Il ne s’agit peut-être que d’une réitération des règles précédemment déclarées (principalement en Lombard Lizing autre Banque B, voir ici sur ce dernier), mais c’est une répétition nécessaire. Ceci à la lumière de la tendance des tribunaux nationaux à essayer encore de sortir des lignes fixées par la CJUE dans les affaires liées aux contrats de prêt à la consommation libellés en devises étrangères.

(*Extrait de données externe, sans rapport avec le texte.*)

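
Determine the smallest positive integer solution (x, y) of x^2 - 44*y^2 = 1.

First expand sqrt(44) as a continued fraction. With x_i = (sqrt(44) + m_i)/d_i and (m_0, d_0) = (0, 1): a_0 = floor(sqrt(44)) = 6, since 6^2 = 36 <= 44 < 49 = 7^2.
Iterate m_{i+1} = d_i*a_i - m_i, d_{i+1} = (44 - m_{i+1}^2)/d_i, a_{i+1} = floor((a_0 + m_{i+1})/d_{i+1}):
  m_1 = 1*6 - 0 = 6, d_1 = (44 - 6^2)/1 = 8/1 = 8, a_1 = floor((6 + 6)/8) = 1.
  m_2 = 8*1 - 6 = 2, d_2 = (44 - 2^2)/8 = 40/8 = 5, a_2 = floor((6 + 2)/5) = 1.
  m_3 = 5*1 - 2 = 3, d_3 = (44 - 3^2)/5 = 35/5 = 7, a_3 = floor((6 + 3)/7) = 1.
  m_4 = 7*1 - 3 = 4, d_4 = (44 - 4^2)/7 = 28/7 = 4, a_4 = floor((6 + 4)/4) = 2.
  m_5 = 4*2 - 4 = 4, d_5 = (44 - 4^2)/4 = 28/4 = 7, a_5 = floor((6 + 4)/7) = 1.
  m_6 = 7*1 - 4 = 3, d_6 = (44 - 3^2)/7 = 35/7 = 5, a_6 = floor((6 + 3)/5) = 1.
  m_7 = 5*1 - 3 = 2, d_7 = (44 - 2^2)/5 = 40/5 = 8, a_7 = floor((6 + 2)/8) = 1.
  m_8 = 8*1 - 2 = 6, d_8 = (44 - 6^2)/8 = 8/8 = 1, a_8 = floor((6 + 6)/1) = 12.
  m_9 = 1*12 - 6 = 6, d_9 = (44 - 6^2)/1 = 8/1 = 8: (m_9, d_9) = (m_1, d_1) = (6, 8), so from here the quotients repeat a_1, ..., a_8; the period length is 8.
So sqrt(44) = [6; (1, 1, 1, 2, 1, 1, 1, 12)] with period length k = 8.
k is even, so the fundamental solution of x^2 - 44y^2 = 1 is (p_{k-1}, q_{k-1}) = (p_7, q_7); compute convergents through index 7.
Convergents (p_i = a_i*p_{i-1} + p_{i-2}, q_i = a_i*q_{i-1} + q_{i-2} with p_{-2}=0, p_{-1}=1, q_{-2}=1, q_{-1}=0):
  i=0: a_0=6, p_0 = 6*1 + 0 = 6, q_0 = 6*0 + 1 = 1.
  i=1: a_1=1, p_1 = 1*6 + 1 = 7, q_1 = 1*1 + 0 = 1.
  i=2: a_2=1, p_2 = 1*7 + 6 = 13, q_2 = 1*1 + 1 = 2.
  i=3: a_3=1, p_3 = 1*13 + 7 = 20, q_3 = 1*2 + 1 = 3.
  i=4: a_4=2, p_4 = 2*20 + 13 = 53, q_4 = 2*3 + 2 = 8.
  i=5: a_5=1, p_5 = 1*53 + 20 = 73, q_5 = 1*8 + 3 = 11.
  i=6: a_6=1, p_6 = 1*73 + 53 = 126, q_6 = 1*11 + 8 = 19.
  i=7: a_7=1, p_7 = 1*126 + 73 = 199, q_7 = 1*19 + 11 = 30.
Check: 199^2 - 44*30^2 = 39601 - 39600 = 1, so (x, y) = (199, 30) solves the equation, and by the theorem it is the least positive solution.

(x, y) = (199, 30)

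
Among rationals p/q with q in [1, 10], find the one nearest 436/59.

37/5

Expand x = 436/59 as a continued fraction with the Euclidean algorithm:
  436 = 7*59 + 23, so a_0 = 7.
  59 = 2*23 + 13, so a_1 = 2.
  23 = 1*13 + 10, so a_2 = 1.
  13 = 1*10 + 3, so a_3 = 1.
  10 = 3*3 + 1, so a_4 = 3.
  3 = 3*1 + 0, so a_5 = 3.
so x = [7; 2, 1, 1, 3, 3].
Convergents (p_i = a_i*p_{i-1} + p_{i-2}, q_i = a_i*q_{i-1} + q_{i-2} with p_{-2}=0, p_{-1}=1, q_{-2}=1, q_{-1}=0), until the denominator exceeds 10:
  i=0: a_0=7, p_0 = 7*1 + 0 = 7, q_0 = 7*0 + 1 = 1.
  i=1: a_1=2, p_1 = 2*7 + 1 = 15, q_1 = 2*1 + 0 = 2.
  i=2: a_2=1, p_2 = 1*15 + 7 = 22, q_2 = 1*2 + 1 = 3.
  i=3: a_3=1, p_3 = 1*22 + 15 = 37, q_3 = 1*3 + 2 = 5.
  i=4: a_4=3, p_4 = 3*37 + 22 = 133, q_4 = 3*5 + 3 = 18.
q_4 = 18 > 10, so the last convergent with denominator <= 10 is p_3/q_3 = 37/5.
The closest fraction with denominator <= 10 is either p_3/q_3 or the intermediate fraction (k*p_3 + p_2)/(k*q_3 + q_2) with the largest k >= 1 whose denominator stays <= 10; these approach x as k grows, and every other convergent or intermediate fraction in range is farther away.
Largest k: floor((10 - q_2)/q_3) = floor((10 - 3)/5) = 1.
That gives (1*37 + 22)/(1*5 + 3) = 59/8.
Compare the errors: |x - 37/5| = |436*5 - 37*59|/(59*5) = 3/295, and |x - 59/8| = |436*8 - 59*59|/(59*8) = 7/472.
Cross-multiplying, 3*472 = 1416 < 2065 = 7*295, so 3/295 is smaller: the convergent 37/5 is closer to x than 59/8.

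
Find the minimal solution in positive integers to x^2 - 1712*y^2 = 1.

(x, y) = (1850887, 44733)

First expand sqrt(1712) as a continued fraction. With x_i = (sqrt(1712) + m_i)/d_i and (m_0, d_0) = (0, 1): a_0 = floor(sqrt(1712)) = 41, since 41^2 = 1681 <= 1712 < 1764 = 42^2.
Iterate m_{i+1} = d_i*a_i - m_i, d_{i+1} = (1712 - m_{i+1}^2)/d_i, a_{i+1} = floor((a_0 + m_{i+1})/d_{i+1}):
  m_1 = 1*41 - 0 = 41, d_1 = (1712 - 41^2)/1 = 31/1 = 31, a_1 = floor((41 + 41)/31) = 2.
  m_2 = 31*2 - 41 = 21, d_2 = (1712 - 21^2)/31 = 1271/31 = 41, a_2 = floor((41 + 21)/41) = 1.
  m_3 = 41*1 - 21 = 20, d_3 = (1712 - 20^2)/41 = 1312/41 = 32, a_3 = floor((41 + 20)/32) = 1.
  m_4 = 32*1 - 20 = 12, d_4 = (1712 - 12^2)/32 = 1568/32 = 49, a_4 = floor((41 + 12)/49) = 1.
  m_5 = 49*1 - 12 = 37, d_5 = (1712 - 37^2)/49 = 343/49 = 7, a_5 = floor((41 + 37)/7) = 11.
  m_6 = 7*11 - 37 = 40, d_6 = (1712 - 40^2)/7 = 112/7 = 16, a_6 = floor((41 + 40)/16) = 5.
  m_7 = 16*5 - 40 = 40, d_7 = (1712 - 40^2)/16 = 112/16 = 7, a_7 = floor((41 + 40)/7) = 11.
  m_8 = 7*11 - 40 = 37, d_8 = (1712 - 37^2)/7 = 343/7 = 49, a_8 = floor((41 + 37)/49) = 1.
  m_9 = 49*1 - 37 = 12, d_9 = (1712 - 12^2)/49 = 1568/49 = 32, a_9 = floor((41 + 12)/32) = 1.
  m_10 = 32*1 - 12 = 20, d_10 = (1712 - 20^2)/32 = 1312/32 = 41, a_10 = floor((41 + 20)/41) = 1.
  m_11 = 41*1 - 20 = 21, d_11 = (1712 - 21^2)/41 = 1271/41 = 31, a_11 = floor((41 + 21)/31) = 2.
  m_12 = 31*2 - 21 = 41, d_12 = (1712 - 41^2)/31 = 31/31 = 1, a_12 = floor((41 + 41)/1) = 82.
  m_13 = 1*82 - 41 = 41, d_13 = (1712 - 41^2)/1 = 31/1 = 31: (m_13, d_13) = (m_1, d_1) = (41, 31), so from here the quotients repeat a_1, ..., a_12; the period length is 12.
So sqrt(1712) = [41; (2, 1, 1, 1, 11, 5, 11, 1, 1, 1, 2, 82)] with period length k = 12.
k is even, so the fundamental solution of x^2 - 1712y^2 = 1 is (p_{k-1}, q_{k-1}) = (p_11, q_11); compute convergents through index 11.
Convergents (p_i = a_i*p_{i-1} + p_{i-2}, q_i = a_i*q_{i-1} + q_{i-2} with p_{-2}=0, p_{-1}=1, q_{-2}=1, q_{-1}=0):
  i=0: a_0=41, p_0 = 41*1 + 0 = 41, q_0 = 41*0 + 1 = 1.
  i=1: a_1=2, p_1 = 2*41 + 1 = 83, q_1 = 2*1 + 0 = 2.
  i=2: a_2=1, p_2 = 1*83 + 41 = 124, q_2 = 1*2 + 1 = 3.
  i=3: a_3=1, p_3 = 1*124 + 83 = 207, q_3 = 1*3 + 2 = 5.
  i=4: a_4=1, p_4 = 1*207 + 124 = 331, q_4 = 1*5 + 3 = 8.
  i=5: a_5=11, p_5 = 11*331 + 207 = 3848, q_5 = 11*8 + 5 = 93.
  i=6: a_6=5, p_6 = 5*3848 + 331 = 19571, q_6 = 5*93 + 8 = 473.
  i=7: a_7=11, p_7 = 11*19571 + 3848 = 219129, q_7 = 11*473 + 93 = 5296.
  i=8: a_8=1, p_8 = 1*219129 + 19571 = 238700, q_8 = 1*5296 + 473 = 5769.
  i=9: a_9=1, p_9 = 1*238700 + 219129 = 457829, q_9 = 1*5769 + 5296 = 11065.
  i=10: a_10=1, p_10 = 1*457829 + 238700 = 696529, q_10 = 1*11065 + 5769 = 16834.
  i=11: a_11=2, p_11 = 2*696529 + 457829 = 1850887, q_11 = 2*16834 + 11065 = 44733.
Check: 1850887^2 - 1712*44733^2 = 3425782686769 - 3425782686768 = 1, so (x, y) = (1850887, 44733) solves the equation, and by the theorem it is the least positive solution.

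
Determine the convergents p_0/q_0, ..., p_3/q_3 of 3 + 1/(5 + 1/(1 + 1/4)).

Using the convergent recurrence p_i = a_i*p_{i-1} + p_{i-2}, q_i = a_i*q_{i-1} + q_{i-2} with p_{-2}=0, p_{-1}=1, q_{-2}=1, q_{-1}=0:
  i=0: a_0=3, p_0 = 3*1 + 0 = 3, q_0 = 3*0 + 1 = 1.
  i=1: a_1=5, p_1 = 5*3 + 1 = 16, q_1 = 5*1 + 0 = 5.
  i=2: a_2=1, p_2 = 1*16 + 3 = 19, q_2 = 1*5 + 1 = 6.
  i=3: a_3=4, p_3 = 4*19 + 16 = 92, q_3 = 4*6 + 5 = 29.

3/1, 16/5, 19/6, 92/29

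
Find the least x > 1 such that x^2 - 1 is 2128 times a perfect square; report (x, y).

(x, y) = (2588599, 56115)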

Remplacer les clauses de taux de change déloyales par des dispositions complémentaires
En outre, la CJUE a réitéré Dziubak (voir ici) et a souligné le champ d’application restreint de ce qui constitue des dispositions complémentaires, par lesquelles les juridictions nationales peuvent remplacer les conditions de change abusives dans les contrats de prêt à la consommation. Cette substitution ne peut se produire que dans des cas exceptionnels, c’est-à-dire lorsque les consommateurs sont confrontés à des « conséquences particulièrement défavorables » (paragraphe 52). De plus, ces dispositions ne peuvent pas être de nature générale (paragraphe 55), car elles ont dû être adoptées pour répondre spécifiquement à la nécessité de rétablir l’équilibre entre les parties (paragraphe 54). Cela signifie également que ces dispositions complémentaires doivent «remplacer utilement la même clause par une simple substitution par le juge national qui n’exigerait pas de sa part une action qui reviendrait à réviser le contenu d’une clause abusive dans ce contrat‘ (Paragraphe 56).